Johnson has said the draft legislation rewriting the arrangements for Northern Ireland was both “trivial” in its scope and also legal due to the absolute “necessity” to breach treaty obligations despite a risk to the balance of the Good Friday agreement.
Šefčovič rejected the claims adding that:
“Let there be no doubt there is no legal nor political justification whatsoever for unilaterally changing an international agreement. Opening the door to unilaterally changing an international agreement is a breach of international law as well. So let’s call a spade a spade: this is illegal.”
“The UK bill is extremely damaging to mutual trust and respect between the EU and the UK. It has created deep uncertainty and casts the shadow on our overall cooperation at the time and respect for international agreements has never been more important.”
Under the protocol worked out by Johnson in 2019, Northern Ireland essentially stays in the single market and the EU’s customs rules are implemented down the Irish Sea to stay away from a border on the island of Ireland.
Under the new legislation submitted on Monday, which prompted disputes in Dublin, the government would cancel checks for firms selling goods from Great Britain heading for Northern Ireland rather than the European Union.
The government expects the creation of a “green lane” of fewer checks for those selling goods destined for Northern Ireland and a “red lane” with existing checks for goods heading for EU countries.
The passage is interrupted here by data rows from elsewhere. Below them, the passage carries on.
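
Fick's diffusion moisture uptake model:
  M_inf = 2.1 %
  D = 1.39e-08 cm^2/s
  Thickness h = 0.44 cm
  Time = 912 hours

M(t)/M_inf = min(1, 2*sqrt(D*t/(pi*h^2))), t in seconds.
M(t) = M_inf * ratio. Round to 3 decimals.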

EU officials said they did not see any key differences between this proposal and those put forward by the European Commission for an “express lane”. “Effectively we are talking about the same thing,” the official said.
Nonetheless, the legislation would also enable firms in Great Britain exporting to Northern Ireland to pick out between fulfilling EU or UK standards on regulation, which are expected to increasingly differ. EU officials said this presented a direct risk to the single market and that there was sufficient evidence that the existing arrangements and the failure to apply controls had already encouraged smugglers.
Extra measures include bringing Northern Ireland’s tax break and laying out policies in line with the rest of the UK, and correcting mistakes of trade disputes so that they are solved by independent arbitration rather than the European court of justice – a clause recommended by Conservative Eurosceptics.
“Removing the role of the court of justice is out of the question”, the EU official added. “And in fact, it would be found illegal by the court itself, so it’s kind of pointless.”
Brussels remains ready for further talks and two papers were published pointing out the flexibilities that are on offer to reduce the burden of checks on goods coming into Northern Ireland.
The official said:
“We know that the UK suggests that, as a result of protocol, for a single lorry moving from Sainsbury’s in GB to Sainsbury’s in Northern Ireland an enormous amount of paperwork has to be filled in, and what we’re publishing today are documents which say, no, actually it is three pages for an entire truck.”